Le Code de droit canonique reflète ces trois  » significations » dans le Canon 277, qui impose le célibat clérical: « Les clercs sont obligés d’observer une continence parfaite et perpétuelle pour le Royaume des Cieux et sont donc obligés d’observer le célibat, qui est un don spécial de Dieu, par lequel les ministres sacrés peuvent adhérer plus facilement au Christ avec un cœur indivis et se consacrer plus librement au service de Dieu et de l’humanité. »

Tout au long de l’enseignement de l’Église sur le célibat, trois dimensions importantes doivent être gardées à l’esprit: Premièrement, le célibat implique la liberté. Un homme, lorsqu’il est appelé aux Ordres saints, accepte librement l’obligation du célibat, après une réflexion et une considération dans la prière. Ayant pris cette décision, le célibat accorde à l’évêque, au prêtre ou au diacre la liberté de s’identifier au Christ et de Le servir Lui et l’Église sans réserve, condition ou hésitation.

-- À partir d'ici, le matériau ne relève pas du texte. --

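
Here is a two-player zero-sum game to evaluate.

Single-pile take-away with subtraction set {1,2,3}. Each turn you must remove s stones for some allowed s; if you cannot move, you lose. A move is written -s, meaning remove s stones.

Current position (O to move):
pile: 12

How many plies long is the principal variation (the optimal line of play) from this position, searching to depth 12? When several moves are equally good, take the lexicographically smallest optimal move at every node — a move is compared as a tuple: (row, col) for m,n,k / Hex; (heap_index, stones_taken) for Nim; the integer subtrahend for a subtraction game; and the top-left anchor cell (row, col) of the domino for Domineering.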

Deuxièmement, le célibat implique un sacrifice, et un sacrifice est un acte d’amour. Par exemple, lorsqu’un homme et une femme se marient, ils font un sacrifice pour vivre « dans les bons et les mauvais moments, dans la maladie et dans la santé jusqu’à la mort. »Ils se sacrifient pour vivre un amour fidèle, ne fréquentant plus les autres ou ne cédant plus aux plaisirs égoïstes. Quand ils deviennent parents, ils se sacrifient pour soutenir l’éducation des enfants. Les décisions d’amour impliquent toujours des sacrifices.

Et il en est de même pour le clergé. Être prêtre signifie faire un sacrifice de soi au Christ pour le bien de Son Église. Le prêtre sacrifie être marié à une femme et avoir sa propre famille pour être « marié” au Christ et à son Église et servir leurs besoins en tant que « père ». »

Enfin, le célibat nécessite la grâce de Dieu pour être vécu. À plusieurs reprises, le célibat est considéré comme un don du Saint-Esprit. Cependant, ce don n’est pas seulement de garder ses désirs physiques sous contrôle ou de vivre en célibataire; ce don est de pouvoir dire « oui » à notre Seigneur chaque jour et de vivre Sa vie.

Malheureusement, dans notre monde, beaucoup de gens ne peuvent pas apprécier la discipline du célibat, que ce soit pour le clergé ou pour quiconque. Nous vivons dans une société où les médias nous bombardent d’images sexuelles incontrôlées. Si certaines personnes ne peuvent pas apprécier les valeurs de virginité avant le mariage, de fidélité dans le mariage ou de sacrifice pour les enfants, elles ne peuvent pas commencer à apprécier quiconque – homme ou femme – qui mène une vie de célibataire dans le dévouement à une vocation. En tant qu’Église, nous devrions être reconnaissants envers le clergé, les religieux et les religieuses, qui ont fait le sacrifice total d’eux-mêmes par amour pour servir notre Seigneur et l’Église.